Corvalán is a detective that could have been originated in a pulp novel. He is bored by his simple work, and faces a new challenge with nonchalant attitude. He has a faithful partner, a dog and a father in an elderly home. When Gloria asks if he was ever married, he doesn’t answer. He was hurt by Perla more than he wants to admit – women are his Achilles’s heel.

Gloria is not a femme fatale in the Hollywood fashion. She was an orphan who got married to a much older man, a mobster, when she was just 15, because her father thought it would solve the family’s financial problems. She lives an unhappy marriage, and can’t wait to get out of it. She looks more like a victim than like a villain. But don’t be fooled: she is much smarter than you can imagine. And for her men, she is fatale.

Not as good as “The Bitter Stems, but interesting nonetheless, “The Sign” has as its best quality the photography – and the historical background.

Both Argentinian noirs are clever and have surprising plots. The cinematography is pure noir in them, which means that the cinematography choices were much probably intentional – these are films made to look like noir. And those choices worked wonderfully.

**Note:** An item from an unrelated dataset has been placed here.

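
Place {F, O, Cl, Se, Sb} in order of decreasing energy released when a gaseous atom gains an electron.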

The Latin American cinema is very rich. It does not copy Hollywood tropes, but adapts Hollywood genres and movements adding an unique Latino spice. We’re fortunate to have had “The Bitter Stems” restored to be rediscovered by younger generations all over the world. “The Sign” also deserves to be discovered as both the only attempt Darín made in direction and a fascinating neo-noir “en español”.